Hope for Mothers of Addicts

Hope for Mothers of Addicts
This is for the moms who might need a little hope.
We are a powerful bunch. Moms. We love deeply and move 90mph on most days, keeping all the balls in the air. We have hopes and dreams for our kids as they grow, and rarely stop to consider that it might not work out.
It happened to me. A single mom with a bright, beautiful, challenging son. And when the signs of his impending addiction began creeping into his daily life, I went into full-tilt mama-bear mode. I screamed, I yelled, I laid down the law to no avail. In the end, I just became tired, oh so tired, as I lay in the bottom of the river of denial. Wishing, hoping it was a mistake — that it was different, and that he was different.
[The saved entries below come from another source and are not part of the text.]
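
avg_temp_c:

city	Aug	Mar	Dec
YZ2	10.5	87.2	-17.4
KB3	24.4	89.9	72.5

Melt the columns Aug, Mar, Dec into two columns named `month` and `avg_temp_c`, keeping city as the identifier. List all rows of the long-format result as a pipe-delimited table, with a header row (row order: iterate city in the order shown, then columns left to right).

| city | month | avg_temp_c |
| YZ2 | Aug | 10.5 |
| YZ2 | Mar | 87.2 |
| YZ2 | Dec | -17.4 |
| KB3 | Aug | 24.4 |
| KB3 | Mar | 89.9 |
| KB3 | Dec | 72.5 |

Each (city, column) pair becomes one row: 2 × 3 = 6 rows.
For example, (YZ2, Aug) → avg_temp_c=10.5.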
But, I have since learned the power of this cunning and baffling disease that takes no prisoners, moms included. Addiction takes an emotion as pure as love and turns it on you like a knife. "You say you love me? Watch this!" as the money evaporates, as family treasures mysteriously disappear, as strangers show up at your door with sweet smiles of innocence and vacant eyes whispering in the back room during their five-minute visit.
And you know you are smart, that you are a good parent, but the crazies wash over you, and you begin to sink deeper and deeper into the river of denial. “Not my kid,” you say. “It's just a phase.” Then the darkness of reality begins to take over, and when you are alone, you crater. He could die. He could go to prison and want to die.
So you lie in the fetal position and cry, all the while asking, "How did we get here? What did I do wrong? It must be my fault." Then you rally, because you are a mama bear and your kid is at stake. So you make a plan. New friends, new geography, a meeting here, a counselor there — and the money flows out like water.
All the while, you grieve. You grieve the loss of the kid you had. He is gone forever. The addiction took him away. So you try to love and like and even know the kid that is left. And you send denial packing — it's useless — and embrace the awareness of what is left. You put down your weapons of anger, bitterness, and resentment. They have left huge battle scars on your heart. You ask for forgiveness from God, yourself, and your kid.
Then the healing begins. It begins with you, the mama bear. You put on your oxygen mask first, whispering prayers of redemption to heal your child, to heal you. You ask for a simple night’s sleep, for your job to be stable, for the few people who know your story and stick around anyway to never leave or forsake you. You take baby steps toward trust. You make plans for the day, not the year.
And you hope. You start to let go of the fear, to trust God, to trust yourself. And you learn that, although it may seem horrible, it rarely ever is if you have hope. And you stay in the shadows of others who have hope. The spirit of hope is powerful but not cunning, inspiring but not baffling. That is the difference. Hope brings us to our knees for all the good things we pray for. To never, never, never give up on ourselves or those precious babies we call our sons and daughters.